Should You Consider a Reverse Mortgage?
You’re retired, or about to be, with limited income and savings, but lots of equity in your home. It’s a familiar scenario. Many people in this position consider moving down or selling their home and renting—perhaps in a retirement community. Refinancing to take advantage of lower rates and/or take money out to pay off debts and have a cash cushion is another possible option. A reverse mortgage is another consideration, and one that offers a unique set of benefits—but also some potential downsides. We’re breaking down the pros and cons of this unique type of mortgage.
What is a reverse mortgage?
A reverse mortgage is a way to tap the equity in your home once you reach the age of 62 and eliminate your monthly mortgage payments—for now. “When you have a regular mortgage, you pay the lender every month to buy your home over time. In a reverse mortgage, you get a loan in which the lender pays you,” said the Federal Trade Commission (FTC). “Reverse mortgages take part of the equity in your home and convert it into payments to you—a kind of advance payment on your home equity.”
What are the advantages of a reverse mortgage?
First, you get to use the equity you’ve built up to supplement your monthly income, pay bills, go on vacation, or anything you need.
- “You get the money up front, but the interest is deferred until you move out,” said the FTC.
- The money is usually tax-free.
- You don’t have to pay it back until after you have moved out of your home.
Are there any disadvantages?
For starters, you won’t be living in the house Scot free. “Owners must pay the property taxes and insurance costs and keep the house in good condition when they agree to a reverse mortgage,” said Debt.org. “If they don’t—and many have fallen into that trap—the lender can foreclose.”
- There are fees. “Reverse mortgages differ from other types of home equity loans in a number of ways, one of which is higher costs,” said NerdWallet. “Fees will include mortgage insurance premiums, both initial and annual; third-party fees for closing costs; a loan origination fee, capped at $6,000; and a loan servicing fee. It’s also worth noting that reverse mortgage rates tend to be higher than traditional home loans, and will vary depending on how much you borrow, how you withdraw your proceeds, the home’s appraised value and your credit profile, among other factors.”

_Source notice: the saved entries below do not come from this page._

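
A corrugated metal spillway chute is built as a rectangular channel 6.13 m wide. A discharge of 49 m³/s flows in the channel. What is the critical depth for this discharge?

y_c = 1.87 m

For a rectangular channel, critical depth y_c = (q²/g)^(1/3) where q = Q/b = 49/6.13 = 7.993 m²/s.
So y_c = (7.993²/9.81)^(1/3) = 1.87 m.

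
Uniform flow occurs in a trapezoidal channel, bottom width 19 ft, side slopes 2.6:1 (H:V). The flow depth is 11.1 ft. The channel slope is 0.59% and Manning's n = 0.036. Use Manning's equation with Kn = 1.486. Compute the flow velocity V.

V = 11.1 ft/s

With bottom width b = 19 ft and side slope z = 2.6: A = (b + zy)y = (19 + 2.6×11.1)×11.1 = 531.2 ft²; P = b + 2y√(1+z²) = 19 + 2×11.1×2.786 = 80.84 ft.
Hydraulic radius R = A/P = 531.2/80.84 = 6.571 ft.
From Manning's equation, V = (1.486/n) R^(2/3) S^(1/2) = (1.486/0.036) × 6.571^(2/3) × 0.0059^(1/2) = 11.1 ft/s.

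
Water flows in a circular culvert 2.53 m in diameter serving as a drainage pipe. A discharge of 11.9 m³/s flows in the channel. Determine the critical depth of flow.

At critical depth, Q² T / (g A³) = 1, i.e. A³/T = Q²/g = 11.9²/9.81 = 14.44.
At y = 1.11 m: A³/T = 3.808 — too small.
At y = 1.57 m: A³/T = 14.34 — ≈ 14.44.

y_c = 1.57 m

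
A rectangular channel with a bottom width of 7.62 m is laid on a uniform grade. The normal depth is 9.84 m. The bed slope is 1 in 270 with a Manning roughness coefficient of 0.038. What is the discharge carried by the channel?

Q = 236 m³/s

Flow area A = b·y = 7.62 × 9.84 = 74.98 m². Wetted perimeter P = b + 2y = 7.62 + 2×9.84 = 27.3 m.
Hydraulic radius R = A/P = 74.98/27.3 = 2.747 m.
Manning's equation: Q = (1/n) A R^(2/3) S^(1/2) = (1/0.038) × 74.98 × 2.747^(2/3) × 0.003704^(1/2) = 236 m³/s.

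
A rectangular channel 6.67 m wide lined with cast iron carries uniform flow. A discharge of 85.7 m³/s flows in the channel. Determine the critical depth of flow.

For a rectangular channel, critical depth y_c = (q²/g)^(1/3) where q = Q/b = 85.7/6.67 = 12.85 m²/s.
So y_c = (12.85²/9.81)^(1/3) = 2.56 m.

y_c = 2.56 m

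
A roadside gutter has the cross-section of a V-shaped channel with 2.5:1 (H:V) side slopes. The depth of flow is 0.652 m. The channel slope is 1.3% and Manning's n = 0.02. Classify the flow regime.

For a triangular section with side slope z = 2.5: A = zy² = 2.5×0.652² = 1.063 m²; P = 2y√(1+z²) = 2×0.652×2.693 = 3.511 m.
Hydraulic radius R = A/P = 1.063/3.511 = 0.3027 m.
V = (1/n) R^(2/3) √S = (1/0.02) × 0.3027^(2/3) × √0.013 = 2.57 m/s. Hydraulic depth D_h = A/T = 1.063/3.26 = 0.326 m.
Froude number Fr = V/√(g·D_h) = 2.57/√(9.81×0.326) = 1.44, which is greater than 1, so the flow is supercritical.

supercritical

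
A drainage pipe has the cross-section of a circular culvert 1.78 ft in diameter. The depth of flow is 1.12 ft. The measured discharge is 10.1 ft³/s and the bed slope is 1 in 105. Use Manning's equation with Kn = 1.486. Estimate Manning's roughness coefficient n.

n = 0.015

For a circular section of diameter D = 1.78 ft at depth y = 1.12 ft, the central angle is θ = 2 arccos(1 − 2y/D) = 3.664 rad. Then A = (D²/8)(θ − sin θ) = 1.649 ft² and P = Dθ/2 = 3.261 ft.
Hydraulic radius R = A/P = 1.649/3.261 = 0.5056 ft.
Rearranging Manning's equation: n = (1.486/Q) A R^(2/3) S^(1/2) = (1.486/10.1) × 1.649 × 0.5056^(2/3) × √0.009524 = 0.015.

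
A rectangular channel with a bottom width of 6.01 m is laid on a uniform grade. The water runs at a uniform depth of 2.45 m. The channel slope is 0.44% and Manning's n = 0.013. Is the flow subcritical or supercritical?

Flow area A = b·y = 6.01 × 2.45 = 14.72 m². Wetted perimeter P = b + 2y = 6.01 + 2×2.45 = 10.91 m.
Hydraulic radius R = A/P = 14.72/10.91 = 1.35 m.
V = (1/n) R^(2/3) √S = (1/0.013) × 1.35^(2/3) × √0.0044 = 6.232 m/s. Hydraulic depth D_h = A/T = 14.72/6.01 = 2.45 m.
Froude number Fr = V/√(g·D_h) = 6.232/√(9.81×2.45) = 1.27, which is greater than 1, so the flow is supercritical.

supercritical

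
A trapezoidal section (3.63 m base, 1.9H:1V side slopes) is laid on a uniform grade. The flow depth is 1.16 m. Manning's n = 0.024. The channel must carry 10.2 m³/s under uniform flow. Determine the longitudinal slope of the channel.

S = 0.0018

With bottom width b = 3.63 m and side slope z = 1.9: A = (b + zy)y = (3.63 + 1.9×1.16)×1.16 = 6.767 m²; P = b + 2y√(1+z²) = 3.63 + 2×1.16×2.147 = 8.611 m.
Hydraulic radius R = A/P = 6.767/8.611 = 0.7859 m.
From Manning's equation, S = [nQ / (1 A R^(2/3))]² = [0.024 × 10.2 / (1 × 6.767 × 0.7859^(2/3))]² = 0.0018.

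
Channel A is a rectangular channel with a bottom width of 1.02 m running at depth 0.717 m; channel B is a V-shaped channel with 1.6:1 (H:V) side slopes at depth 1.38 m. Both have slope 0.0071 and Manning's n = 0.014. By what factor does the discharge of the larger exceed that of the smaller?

6.53

Channel A: Flow area A = b·y = 1.02 × 0.717 = 0.7313 m². Wetted perimeter P = b + 2y = 1.02 + 2×0.717 = 2.454 m. Hydraulic radius R = A/P = 0.7313/2.454 = 0.298 m. Q_A = (1/0.014)·0.7313·0.298^(2/3)·√0.0071 = 1.964 m³/s.
Channel B: For a triangular section with side slope z = 1.6: A = zy² = 1.6×1.38² = 3.047 m²; P = 2y√(1+z²) = 2×1.38×1.887 = 5.208 m. Hydraulic radius R = A/P = 3.047/5.208 = 0.5851 m. Q_B = (1/0.014)·3.047·0.5851^(2/3)·√0.0071 = 12.83 m³/s.
The larger discharge is 12.83 m³/s and the smaller is 1.964 m³/s; the ratio is 6.53.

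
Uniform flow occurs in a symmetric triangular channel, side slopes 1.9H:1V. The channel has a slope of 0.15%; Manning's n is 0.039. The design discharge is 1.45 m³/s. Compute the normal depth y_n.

Manning's equation rearranged: A R^(2/3) = nQ / (1·√S) = 0.039 × 1.45 / (√0.0015) = 1.46.
Try y = 0.948 m: A R^(2/3) = 0.9568 — too small.
Try y = 1.28 m: A R^(2/3) = 2.131 — too large.
Try y = 1.11 m: A R^(2/3) = 1.457 — matches.

y_n = 1.11 m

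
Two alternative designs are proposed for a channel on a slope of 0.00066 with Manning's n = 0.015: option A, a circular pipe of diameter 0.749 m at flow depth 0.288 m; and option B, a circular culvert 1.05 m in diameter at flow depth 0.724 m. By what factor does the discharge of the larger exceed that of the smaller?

Channel A: For a circular section of diameter D = 0.749 m at depth y = 0.288 m, the central angle is θ = 2 arccos(1 − 2y/D) = 2.675 rad. Then A = (D²/8)(θ − sin θ) = 0.1561 m² and P = Dθ/2 = 1.002 m. Hydraulic radius R = A/P = 0.1561/1.002 = 0.1558 m. Q_A = (1/0.015)·0.1561·0.1558^(2/3)·√0.00066 = 0.07741 m³/s.
Channel B: For a circular section of diameter D = 1.05 m at depth y = 0.724 m, the central angle is θ = 2 arccos(1 − 2y/D) = 3.919 rad. Then A = (D²/8)(θ − sin θ) = 0.6368 m² and P = Dθ/2 = 2.058 m. Hydraulic radius R = A/P = 0.6368/2.058 = 0.3095 m. Q_B = (1/0.015)·0.6368·0.3095^(2/3)·√0.00066 = 0.499 m³/s.
The larger discharge is 0.499 m³/s and the smaller is 0.07741 m³/s; the ratio is 6.45.

6.45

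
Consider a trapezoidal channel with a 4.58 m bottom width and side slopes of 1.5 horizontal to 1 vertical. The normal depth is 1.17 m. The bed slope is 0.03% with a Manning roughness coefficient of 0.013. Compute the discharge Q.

With bottom width b = 4.58 m and side slope z = 1.5: A = (b + zy)y = (4.58 + 1.5×1.17)×1.17 = 7.412 m²; P = b + 2y√(1+z²) = 4.58 + 2×1.17×1.803 = 8.798 m.
Hydraulic radius R = A/P = 7.412/8.798 = 0.8424 m.
Manning's equation: Q = (1/n) A R^(2/3) S^(1/2) = (1/0.013) × 7.412 × 0.8424^(2/3) × 0.0003^(1/2) = 8.81 m³/s.

Q = 8.81 m³/s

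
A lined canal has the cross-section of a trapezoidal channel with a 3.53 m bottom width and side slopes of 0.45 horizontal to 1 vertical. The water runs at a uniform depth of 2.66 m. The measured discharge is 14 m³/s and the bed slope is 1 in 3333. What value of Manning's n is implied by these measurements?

With bottom width b = 3.53 m and side slope z = 0.45: A = (b + zy)y = (3.53 + 0.45×2.66)×2.66 = 12.57 m²; P = b + 2y√(1+z²) = 3.53 + 2×2.66×1.097 = 9.364 m.
Hydraulic radius R = A/P = 12.57/9.364 = 1.343 m.
Rearranging Manning's equation: n = (1/Q) A R^(2/3) S^(1/2) = (1/14) × 12.57 × 1.343^(2/3) × √0.0003 = 0.0189.

n = 0.0189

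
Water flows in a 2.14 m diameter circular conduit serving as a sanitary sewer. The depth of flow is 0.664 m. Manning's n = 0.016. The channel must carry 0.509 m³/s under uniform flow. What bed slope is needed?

For a circular section of diameter D = 2.14 m at depth y = 0.664 m, the central angle is θ = 2 arccos(1 − 2y/D) = 2.363 rad. Then A = (D²/8)(θ − sin θ) = 0.9509 m² and P = Dθ/2 = 2.529 m.
Hydraulic radius R = A/P = 0.9509/2.529 = 0.376 m.
From Manning's equation, S = [nQ / (1 A R^(2/3))]² = [0.016 × 0.509 / (1 × 0.9509 × 0.376^(2/3))]² = 0.00027.

S = 0.00027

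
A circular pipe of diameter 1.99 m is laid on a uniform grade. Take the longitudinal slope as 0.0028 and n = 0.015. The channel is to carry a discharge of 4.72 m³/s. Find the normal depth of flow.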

- If you get sick and have to permanently move out of your home, the loan will come due. “Seniors plagued with health issues may obtain reverse mortgages as a way to raise cash for medical bills,” said Investopedia. “However, they must be healthy enough to continue dwelling within the home. If an individual’s health declines to the point where he or she must relocate to a treatment facility, the loan must be repaid in full, since the home no longer qualifies as the borrower’s primary residence. Moving into a nursing home or an assisted living facility for more than 12 consecutive months is considered a permanent move, under reverse mortgage regulations. For this reason, borrowers are required to certify in writing each year that they still live in the home they’re borrowing against, in order to avoid foreclosure.
- If you want to leave your home to an heir, “having a reverse mortgage on the property could cause problems,” said Investopedia, “if the heirs do not have the funds needed to pay off the loan.”